0

I built a script in Node to loop over 10k+ records and make HTTP requests per record. This works great as long as i set the maxSockets to 20. However, the script starts slowing down around 2500 and then eventually just stops. No errors. Memory and CPU usage don't spike in Activity Monitor. I rewrote the same script in Python and it works fine but is much slower. Any ideas?

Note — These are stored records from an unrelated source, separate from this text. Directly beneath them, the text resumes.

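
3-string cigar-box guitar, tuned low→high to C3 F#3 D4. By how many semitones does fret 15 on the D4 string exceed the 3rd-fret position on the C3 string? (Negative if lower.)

D4 at fret 15 → F5 (MIDI 77); C3 at fret 3 → D#3 (MIDI 51).
77 − 51 = 26, so the two pitches are 26 semitones apart.

26 semitones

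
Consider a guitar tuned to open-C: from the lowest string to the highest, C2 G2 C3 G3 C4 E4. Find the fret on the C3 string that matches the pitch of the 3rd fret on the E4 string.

19

Fret 3 on E4 is MIDI 64 + 3 = 67 (G4). On the C3 string (open MIDI 48), that pitch is 67 − 48 = fret 19.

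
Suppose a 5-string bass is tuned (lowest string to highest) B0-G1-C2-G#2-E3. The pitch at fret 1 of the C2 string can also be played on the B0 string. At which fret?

Fret 1 on C2 is MIDI 36 + 1 = 37 (C#2). On the B0 string (open MIDI 23), that pitch is 37 − 23 = fret 14.

14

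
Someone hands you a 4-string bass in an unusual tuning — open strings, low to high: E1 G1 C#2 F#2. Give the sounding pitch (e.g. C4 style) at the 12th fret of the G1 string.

G2

Each fret is one semitone, so G1 + 12 = G2.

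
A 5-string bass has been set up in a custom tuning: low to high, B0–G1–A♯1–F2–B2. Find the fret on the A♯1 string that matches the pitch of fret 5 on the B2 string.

18

B2 at fret 5 is B2 + 5 semitones = E3.
The open A♯1 string is 13 semitones below the open B2, so the same pitch on the A♯1 string lies at fret 5 + 13 = 18.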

Here is the basic idea of the script:

var fs = require('fs'),
    https = require('https');
    input = fs.readFileSync('./csv.csv'),
    parse = require('csv-parse');

https.globalAgent.maxSockets = 20;

parse(input, {}, (e, o) => {
  o.forEach((l, i) => {
    var req = https.request({
      host: 'some.host.com',
      path: `/some/path/${l[4]}`,
      port: 443,
      method: 'GET'
    }, (res) => {
      if(res.statusCode === 200) {
        fs.appendFile('./results.csv', `${l}\n`);
      }
    });

    req.end();
  });
});
Joe
  • 6,401
  • 3
  • 28
  • 32
  • Might be because of Garbage collector. Set lower interval between cycles. – georoot Mar 03 '17 at 17:29
  • remember to use flag --expose-gc in node – georoot Mar 03 '17 at 17:30
  • @georoot `--expose-gc` doesn't reveal any new information. I attached a couple of handlers to `process.on('uncaughtException')...` and `SIGTERM` but it looks like it is exiting with `0`. If I drop the `maxSockets` to 1, it will only process two rows before exiting as opposed to ~2500 with `maxSockets` at 20. – Joe Mar 03 '17 at 17:38
  • Also, anything higher than 20 on `maxSockets` will blow up with `Error: getaddrinfo ENOTFOUND`. – Joe Mar 03 '17 at 17:40
  • How about testing how many sockets are available before calling `http.request()`, and wait if there are no sockets available ? Or does node automatically take care of this ? – Lorenz Meyer Mar 03 '17 at 17:43
  • Do you realize that you are trying to launch 10,000 simultaneous http requests? `https.request()` is non-blocking so your `.forEach()` loop will try to run to completion starting every single http request before a single http request gets a chance to finish. You will also probably overwhelm the server. – jfriend00 Mar 03 '17 at 18:24
  • See [How to run thousands of http requests from nodejs](http://stackoverflow.com/questions/39141614/run-1000-requests-so-that-only-10-runs-at-a-time/39154813#39154813). – jfriend00 Mar 03 '17 at 18:31
  • @jfriend00 Ah. I thought that setting `maxSockets` would control the amount of simultaneous requests. I will give one of these solutions a try. – Joe Mar 03 '17 at 19:18
  • `maxSockets` will control how many requests can actually be done at once, but it won't control how many your code is trying to do at once. – jfriend00 Mar 03 '17 at 19:27
  • Possible duplicate of [Run 1000 requests so that only 10 runs at a time](http://stackoverflow.com/questions/39141614/run-1000-requests-so-that-only-10-runs-at-a-time) – Lorenz Meyer Mar 03 '17 at 21:46

0 Answers0